Niniejszym ogłaszam, że trwający dwa miesiące akwarelkowy artblock zdechł był dziś w godzinach popołudniowych. Yay, yay, po trzykroć yay!
A jeszcze na dodatek artblock zdechł pod wpływem fanartu (a trzeba Wam wiedzieć, że generalnie jestem beznadziejna w rysowaniu fanartów...), więc już w ogóle cieszmy się i radujmy, i te sprawy.

Z informacji bonusowych: zmieniłam lej na taki z dużą czcionką. No duża jest, no.

A bita śmietana jest złem, bo się nie ubija i psuje mi ciasto z bitą śmietaną (chociaż nie udało mi się osiągnąć mistrzostwa upupa-epops i nie zrobiłam słodkiego masła.

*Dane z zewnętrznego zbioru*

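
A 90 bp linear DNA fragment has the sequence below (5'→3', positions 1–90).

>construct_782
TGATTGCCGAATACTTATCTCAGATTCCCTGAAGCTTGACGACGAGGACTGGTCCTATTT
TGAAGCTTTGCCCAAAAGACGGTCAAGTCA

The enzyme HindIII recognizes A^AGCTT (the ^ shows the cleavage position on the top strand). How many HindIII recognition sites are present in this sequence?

AAGCTT occurs starting at positions 32, 63.
HindIII cuts at 2 sites.

2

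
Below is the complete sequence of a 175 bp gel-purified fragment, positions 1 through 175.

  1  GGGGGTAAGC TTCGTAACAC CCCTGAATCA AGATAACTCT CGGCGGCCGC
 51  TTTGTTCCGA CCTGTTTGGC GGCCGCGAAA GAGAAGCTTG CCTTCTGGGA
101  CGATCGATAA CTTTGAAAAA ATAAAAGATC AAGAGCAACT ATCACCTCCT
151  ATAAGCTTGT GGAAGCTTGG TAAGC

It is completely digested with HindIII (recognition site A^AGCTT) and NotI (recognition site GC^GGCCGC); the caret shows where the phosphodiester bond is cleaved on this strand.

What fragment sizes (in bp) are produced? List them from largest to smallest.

69, 37, 26, 14, 12, 10, 7 bp

HindIII sites (AAGCTT) start at positions 7, 84, 153, 163.
HindIII cuts after the first base of each site, so after positions 7, 84, 153, 163.
NotI sites (GCGGCCGC) start at positions 43, 69.
NotI cuts after base 2 of each site, so after positions 44, 70.
Combined cut positions: 7, 44, 70, 84, 153, 163.
Linear molecule, 6 cuts → 7 fragments:
  1–7 → 7 bp
  8–44 → 37 bp
  45–70 → 26 bp
  71–84 → 14 bp
  85–153 → 69 bp
  154–163 → 10 bp
  164–175 → 12 bp
Sorted largest to smallest: 69, 37, 26, 14, 12, 10, 7 bp.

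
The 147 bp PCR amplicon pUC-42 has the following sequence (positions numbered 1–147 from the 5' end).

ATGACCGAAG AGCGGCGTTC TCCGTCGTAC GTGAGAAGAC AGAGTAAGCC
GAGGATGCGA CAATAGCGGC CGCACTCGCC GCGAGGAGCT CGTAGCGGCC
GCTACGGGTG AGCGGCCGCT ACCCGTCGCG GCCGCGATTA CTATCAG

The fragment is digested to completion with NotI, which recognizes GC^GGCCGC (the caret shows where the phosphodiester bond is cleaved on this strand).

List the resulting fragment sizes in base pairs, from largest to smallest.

67, 29, 18, 17, 16 bp

NotI sites (GCGGCCGC) start at positions 66, 95, 112, 128.
NotI cuts after base 2 of each site, so after positions 67, 96, 113, 129.
Linear molecule, 4 cuts → 5 fragments:
  1–67 → 67 bp
  68–96 → 29 bp
  97–113 → 17 bp
  114–129 → 16 bp
  130–147 → 18 bp
Sorted largest to smallest: 67, 29, 18, 17, 16 bp.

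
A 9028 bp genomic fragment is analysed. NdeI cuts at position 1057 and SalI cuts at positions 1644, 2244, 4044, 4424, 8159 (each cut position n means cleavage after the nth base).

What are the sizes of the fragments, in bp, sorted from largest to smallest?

3735, 1800, 1057, 869, 600, 587, 380 bp

Combined cut positions (sorted): 1057, 1644, 2244, 4044, 4424, 8159.
Linear molecule, 6 cuts → 7 fragments:
  1057 − 0 = 1057 bp
  1644 − 1057 = 587 bp
  2244 − 1644 = 600 bp
  4044 − 2244 = 1800 bp
  4424 − 4044 = 380 bp
  8159 − 4424 = 3735 bp
  9028 − 8159 = 869 bp
Sorted largest to smallest: 3735, 1800, 1057, 869, 600, 587, 380 bp.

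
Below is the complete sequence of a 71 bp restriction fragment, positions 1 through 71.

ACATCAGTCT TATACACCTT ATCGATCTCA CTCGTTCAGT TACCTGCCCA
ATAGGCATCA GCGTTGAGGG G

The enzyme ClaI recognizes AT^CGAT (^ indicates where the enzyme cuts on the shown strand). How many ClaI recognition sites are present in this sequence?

ATCGAT occurs starting at position 21.
ClaI cuts at 1 site.

1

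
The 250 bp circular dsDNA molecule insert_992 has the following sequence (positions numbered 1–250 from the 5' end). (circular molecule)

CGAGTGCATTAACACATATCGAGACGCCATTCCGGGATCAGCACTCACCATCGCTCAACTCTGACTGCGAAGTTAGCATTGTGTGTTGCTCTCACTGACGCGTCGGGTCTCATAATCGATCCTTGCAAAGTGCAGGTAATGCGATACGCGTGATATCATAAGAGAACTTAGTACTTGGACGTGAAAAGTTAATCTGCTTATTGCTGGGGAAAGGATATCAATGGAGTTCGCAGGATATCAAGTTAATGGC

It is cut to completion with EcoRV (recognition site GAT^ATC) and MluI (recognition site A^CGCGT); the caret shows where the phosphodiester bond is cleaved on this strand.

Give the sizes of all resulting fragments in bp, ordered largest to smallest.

112, 62, 48, 20, 8 bp

EcoRV sites (GATATC) start at positions 152, 214, 234.
EcoRV cuts after base 3 of each site, so after positions 154, 216, 236.
MluI sites (ACGCGT) start at positions 98, 146.
MluI cuts after the first base of each site, so after positions 98, 146.
Combined cut positions: 98, 146, 154, 216, 236.
Circular molecule, 5 cuts → 5 fragments:
  99–146 → 48 bp
  147–154 → 8 bp
  155–216 → 62 bp
  217–236 → 20 bp
  237–250 then 1–98 → 14 + 98 = 112 bp
Sorted largest to smallest: 112, 62, 48, 20, 8 bp.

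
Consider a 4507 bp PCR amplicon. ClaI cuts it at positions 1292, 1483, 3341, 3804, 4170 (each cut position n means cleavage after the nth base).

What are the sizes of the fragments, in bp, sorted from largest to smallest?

1858, 1292, 463, 366, 337, 191 bp

Linear molecule, 5 cuts → 6 fragments:
  1292 − 0 = 1292 bp
  1483 − 1292 = 191 bp
  3341 − 1483 = 1858 bp
  3804 − 3341 = 463 bp
  4170 − 3804 = 366 bp
  4507 − 4170 = 337 bp
Sorted largest to smallest: 1858, 1292, 463, 366, 337, 191 bp.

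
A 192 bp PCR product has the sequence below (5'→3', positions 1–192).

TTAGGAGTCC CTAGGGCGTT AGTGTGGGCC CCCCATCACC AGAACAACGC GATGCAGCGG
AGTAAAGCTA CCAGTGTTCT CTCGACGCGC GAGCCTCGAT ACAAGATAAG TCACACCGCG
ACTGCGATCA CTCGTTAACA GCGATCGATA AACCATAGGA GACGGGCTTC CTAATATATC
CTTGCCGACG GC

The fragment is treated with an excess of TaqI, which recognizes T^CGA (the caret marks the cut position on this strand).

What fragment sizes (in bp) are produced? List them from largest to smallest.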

Ale myślę, że jestem na dobrej drodze ;)

I w ogóle chciałam powiedzieć wszystkim fankom Merlina, że trollica* z trailera nr 3 spotkała się z zachwytem ze strony Marchewkowego Pola (tj. mojej i Małej Marchwi), a także znajomej Trollicy. Jeżeli trollica będzie miała dużo czasu antenowego, to może ja to nawet obejrzę?

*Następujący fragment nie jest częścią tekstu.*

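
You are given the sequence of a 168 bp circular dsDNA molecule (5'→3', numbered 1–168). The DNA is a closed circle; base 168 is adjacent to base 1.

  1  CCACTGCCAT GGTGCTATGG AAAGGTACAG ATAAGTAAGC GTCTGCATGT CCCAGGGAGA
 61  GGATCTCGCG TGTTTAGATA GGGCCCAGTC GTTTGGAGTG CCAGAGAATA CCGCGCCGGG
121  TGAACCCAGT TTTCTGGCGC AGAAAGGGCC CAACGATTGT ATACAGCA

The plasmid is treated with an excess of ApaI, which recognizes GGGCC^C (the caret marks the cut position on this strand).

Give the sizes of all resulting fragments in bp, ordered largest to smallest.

ApaI sites (GGGCCC) start at positions 81, 146.
ApaI cuts after base 5 of each site (before the last base), so after positions 85, 150.
Circular molecule, 2 cuts → 2 fragments:
  86–150 → 65 bp
  151–168 then 1–85 → 18 + 85 = 103 bp
Sorted largest to smallest: 103, 65 bp.

103, 65 bp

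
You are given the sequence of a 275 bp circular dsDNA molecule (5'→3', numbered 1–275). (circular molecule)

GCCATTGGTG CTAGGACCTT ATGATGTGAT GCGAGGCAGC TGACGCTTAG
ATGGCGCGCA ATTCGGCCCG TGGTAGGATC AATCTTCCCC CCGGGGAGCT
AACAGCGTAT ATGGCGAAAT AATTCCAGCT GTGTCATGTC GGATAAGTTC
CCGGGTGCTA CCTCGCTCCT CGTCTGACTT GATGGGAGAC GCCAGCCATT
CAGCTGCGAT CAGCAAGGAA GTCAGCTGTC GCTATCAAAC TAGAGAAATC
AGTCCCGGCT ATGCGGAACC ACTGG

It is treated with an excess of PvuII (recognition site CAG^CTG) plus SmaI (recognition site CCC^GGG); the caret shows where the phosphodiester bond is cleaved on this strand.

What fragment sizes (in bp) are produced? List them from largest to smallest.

PvuII sites (CAGCTG) start at positions 37, 126, 201, 223.
PvuII cuts after base 3 of each site, so after positions 39, 128, 203, 225.
SmaI sites (CCCGGG) start at positions 90, 150.
SmaI cuts after base 3 of each site, so after positions 92, 152.
Combined cut positions: 39, 92, 128, 152, 203, 225.
Circular molecule, 6 cuts → 6 fragments:
  40–92 → 53 bp
  93–128 → 36 bp
  129–152 → 24 bp
  153–203 → 51 bp
  204–225 → 22 bp
  226–275 then 1–39 → 50 + 39 = 89 bp
Sorted largest to smallest: 89, 53, 51, 36, 24, 22 bp.

89, 53, 51, 36, 24, 22 bp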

A na koniec nieśmieszna anegdota. Otóż. Oglądamy (w ramach akcji "Oldskulowe Disneye też chcą być kochane") z Małą Marchwią Królewnę Śnieżkę Disneya. I nie możemy zdzierżyć, takie to rozkoszne, ale jesteśmy twarde, oglądamy w milczeniu nabożnym i dochodzimy do sceny ze Śnieżką kicającą w lesie wśród sarenek. A wtedy Mała nie dała już rady:
MM: Zjadłabym taką sarnę.
M: Błagam cię, milcz.
MM: Albo takiego szopa z ogniska. Pychota!
Na tym skończyło się oglądanie, albowiem umarłyśmy i Mama znowu musiała zostać domowym nekromantą.

Ech. Świat jest eldżejem.

_______
*Si, si, samica trolla nazywa się huldra, ale trollica fajniej brzmi w tym kontekście. Poza tym ta w trailerze nie miała krowiego ogona.